How can I use the simple imputer class to replace missing values with mean values in Python?
This is my code
import numpy as np
import matplotlib.pyplot as plt
import pandas as pd
#Importing Dataset
dataset = pd.read_csv('C:/Users/Rupali Singh/Desktop/ML A-Z/Machine Learning A-Z Template Folder/Part 1 - Data Preprocessing/Data.csv')
print(dataset)
X = dataset.iloc[:, :-1].values
Y = dataset.iloc[:, 3].values
#Missing Data
from sklearn.impute import SimpleImputer
imputer = SimpleImputer(missing_values= np.nan, strategy='mean')
X.fit[:, 1:3] = imputer.fit_transform(X[:, 1:3])
print(X)
My data set:
Country Age Salary Purchased
0 France 44.0 72000.0 No
1 Spain 27.0 48000.0 Yes
2 Germany 30.0 54000.0 No
3 Spain 38.0 61000.0 No
4 Germany 40.0 NaN Yes
5 France 35.0 58000.0 Yes
6 Spain NaN 52000.0 No
7 France 48.0 79000.0 Yes
8 Germany 50.0 83000.0 No
9 France 37.0 67000.0 Yes
Error Message:
File "C:/Users/Rupali Singh/PycharmProjects/Machine_Learning/data_preprocessing_Template.py", line 15, inX.fit[:, 1:3] = imputer.fit_transform(X[:, 1:3])
AttributeError: 'numpy.ndarray' object has no attribute 'fit'
Your error is due to using Simple Imputer's fit and fit_transform on a numpy array.

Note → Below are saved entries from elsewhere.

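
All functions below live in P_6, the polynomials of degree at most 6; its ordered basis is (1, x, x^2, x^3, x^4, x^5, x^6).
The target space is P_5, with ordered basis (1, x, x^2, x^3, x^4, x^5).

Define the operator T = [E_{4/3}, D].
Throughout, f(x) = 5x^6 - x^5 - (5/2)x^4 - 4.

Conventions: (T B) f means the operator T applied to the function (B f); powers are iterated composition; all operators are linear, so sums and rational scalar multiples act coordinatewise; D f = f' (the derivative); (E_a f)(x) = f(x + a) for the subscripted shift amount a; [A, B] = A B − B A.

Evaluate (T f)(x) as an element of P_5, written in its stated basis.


D f = 30x^5 - 5x^4 - 10x^3
E_{4/3} D f = 30x^5 + 195x^4 + (1490/3)x^3 + (5560/9)x^2 + (1120/3)x + 7040/81
E_{4/3} f = 5x^6 + 39x^5 + (745/6)x^4 + (5560/27)x^3 + (560/3)x^2 + (7040/81)x + 8732/729
D E_{4/3} f = 30x^5 + 195x^4 + (1490/3)x^3 + (5560/9)x^2 + (1120/3)x + 7040/81
[E_{4/3}, D] f = 0

the result is g(x) = 0


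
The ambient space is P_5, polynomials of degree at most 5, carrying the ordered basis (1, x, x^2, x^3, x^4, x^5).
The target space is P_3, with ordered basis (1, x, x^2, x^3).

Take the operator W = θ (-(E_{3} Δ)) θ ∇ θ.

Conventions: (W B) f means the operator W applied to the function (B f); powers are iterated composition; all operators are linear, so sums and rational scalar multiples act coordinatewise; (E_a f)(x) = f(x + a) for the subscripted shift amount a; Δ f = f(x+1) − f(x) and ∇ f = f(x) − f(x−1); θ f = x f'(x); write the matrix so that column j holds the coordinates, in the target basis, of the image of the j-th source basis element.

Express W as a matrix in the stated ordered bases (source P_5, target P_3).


the matrix is [[0, 0, 0, 0, 0, 0]; [0, 0, 0, -36, -912, -11850]; [0, 0, 0, 0, -288, -7500]; [0, 0, 0, 0, 0, -1200]] (rows listed top to bottom)

image of 1: 0
image of x: 0
image of x^2: 0
image of x^3: -36x
image of x^4: -288x^2 - 912x
image of x^5: -1200x^3 - 7500x^2 - 11850x
each image's coordinates form column j of the matrix


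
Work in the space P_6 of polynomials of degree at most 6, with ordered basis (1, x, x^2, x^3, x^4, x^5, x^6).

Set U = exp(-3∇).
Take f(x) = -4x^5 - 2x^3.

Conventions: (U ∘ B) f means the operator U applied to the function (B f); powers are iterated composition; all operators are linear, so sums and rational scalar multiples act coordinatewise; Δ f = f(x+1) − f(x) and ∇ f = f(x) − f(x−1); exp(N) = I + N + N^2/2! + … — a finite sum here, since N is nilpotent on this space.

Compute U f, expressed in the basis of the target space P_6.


the result is g(x) = -4x^5 + 60x^4 - 482x^3 + 2298x^2 - 6252x + 7578

order-1 term: 60x^4 - 120x^3 + 138x^2 - 78x + 18
order-2 term: -360x^3 + 1080x^2 - 1314x + 594
order-3 term: 1080x^2 - 3240x + 2754
order-4 term: -1620x + 3240
order-5 term: 972
the series for exp(-3∇) f terminates at order 5
exp(-3∇) f = -4x^5 + 60x^4 - 482x^3 + 2298x^2 - 6252x + 7578


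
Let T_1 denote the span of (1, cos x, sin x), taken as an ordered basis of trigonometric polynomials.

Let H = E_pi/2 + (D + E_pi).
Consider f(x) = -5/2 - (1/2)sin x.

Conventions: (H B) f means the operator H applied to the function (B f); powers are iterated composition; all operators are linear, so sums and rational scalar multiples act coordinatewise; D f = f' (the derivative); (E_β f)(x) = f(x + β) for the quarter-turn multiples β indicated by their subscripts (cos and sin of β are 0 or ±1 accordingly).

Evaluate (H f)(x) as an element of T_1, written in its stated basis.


g(x) = -5 - cos x + (1/2)sin x

E_pi/2 f = -5/2 - (1/2)cos x
D f = -(1/2)cos x
E_pi f = -5/2 + (1/2)sin x
(D + E_pi) f = -5/2 - (1/2)cos x + (1/2)sin x
(E_pi/2 + (D + E_pi)) f = -5 - cos x + (1/2)sin x


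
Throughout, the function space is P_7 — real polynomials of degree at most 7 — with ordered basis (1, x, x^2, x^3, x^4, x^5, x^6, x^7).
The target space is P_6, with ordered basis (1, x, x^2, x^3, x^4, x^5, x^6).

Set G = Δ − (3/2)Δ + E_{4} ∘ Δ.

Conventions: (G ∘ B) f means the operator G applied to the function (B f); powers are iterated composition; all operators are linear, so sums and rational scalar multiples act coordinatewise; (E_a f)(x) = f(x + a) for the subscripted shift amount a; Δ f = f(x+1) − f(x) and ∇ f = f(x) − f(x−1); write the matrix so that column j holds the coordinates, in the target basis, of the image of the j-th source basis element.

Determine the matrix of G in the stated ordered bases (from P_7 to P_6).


image of 1: 0
image of x: 1/2
image of x^2: x + 17/2
image of x^3: (3/2)x^2 + (51/2)x + 121/2
image of x^4: 2x^3 + 51x^2 + 242x + 737/2
image of x^5: (5/2)x^4 + 85x^3 + 605x^2 + (3685/2)x + 4201/2
image of x^6: 3x^5 + (255/2)x^4 + 1210x^3 + (11055/2)x^2 + 12603x + 23057/2
image of x^7: (7/2)x^6 + (357/2)x^5 + (4235/2)x^4 + (25795/2)x^3 + (88221/2)x^2 + (161399/2)x + 123481/2
each image's coordinates form column j of the matrix

the matrix is [[0, 1/2, 17/2, 121/2, 737/2, 4201/2, 23057/2, 123481/2]; [0, 0, 1, 51/2, 242, 3685/2, 12603, 161399/2]; [0, 0, 0, 3/2, 51, 605, 11055/2, 88221/2]; [0, 0, 0, 0, 2, 85, 1210, 25795/2]; [0, 0, 0, 0, 0, 5/2, 255/2, 4235/2]; [0, 0, 0, 0, 0, 0, 3, 357/2]; [0, 0, 0, 0, 0, 0, 0, 7/2]] (rows listed top to bottom)


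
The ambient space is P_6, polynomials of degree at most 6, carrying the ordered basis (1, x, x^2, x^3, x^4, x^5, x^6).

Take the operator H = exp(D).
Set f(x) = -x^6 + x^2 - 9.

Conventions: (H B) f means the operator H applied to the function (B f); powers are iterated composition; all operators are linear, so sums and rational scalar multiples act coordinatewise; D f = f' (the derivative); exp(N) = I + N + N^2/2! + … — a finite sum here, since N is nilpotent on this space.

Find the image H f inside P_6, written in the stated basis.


the result is g(x) = -x^6 - 6x^5 - 15x^4 - 20x^3 - 14x^2 - 4x - 9

order-1 term: -6x^5 + 2x
order-2 term: -15x^4 + 1
order-3 term: -20x^3
order-4 term: -15x^2
order-5 term: -6x
order-6 term: -1
the series for exp(D) f terminates at order 6
exp(D) f = -x^6 - 6x^5 - 15x^4 - 20x^3 - 14x^2 - 4x - 9


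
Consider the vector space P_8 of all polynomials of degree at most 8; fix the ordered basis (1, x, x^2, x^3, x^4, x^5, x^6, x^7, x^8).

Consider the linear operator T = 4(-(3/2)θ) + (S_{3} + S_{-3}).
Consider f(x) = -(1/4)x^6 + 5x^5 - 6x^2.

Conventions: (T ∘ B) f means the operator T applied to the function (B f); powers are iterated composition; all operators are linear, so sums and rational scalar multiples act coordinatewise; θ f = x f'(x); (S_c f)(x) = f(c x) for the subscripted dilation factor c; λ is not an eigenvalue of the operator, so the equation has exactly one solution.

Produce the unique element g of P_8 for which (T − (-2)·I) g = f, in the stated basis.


write g with unknown coordinates in the stated basis and equate coefficients in (T − (-2)·I) g = f
solving from the highest basis element down gives g = -(1/5696)x^6 - (5/28)x^5 - (3/4)x^2
check: T g = -(711/2848)x^6 + (75/14)x^5 - (9/2)x^2
so T g − (-2)·g = -(1/4)x^6 + 5x^5 - 6x^2 = f ✓

the image equals g(x) = -(1/5696)x^6 - (5/28)x^5 - (3/4)x^2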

Here's how i used it on a Dataframe
imr = Imputer(missing_values='NaN', strategy='median', axis=0)
imr = imr.fit(data[['age']])
data['age'] = imr.transform(data[['age']]).ravel()
X.fit = impute.fit_transform().. this is wrong. you can't assign a value to a X.fit() just simply because .fit() is an imputer function, you can't use the method fit() on a numpy array, hence your error!
Use x[:, 1:3] = imputer.fit_transform(x[:, 1:3]) instead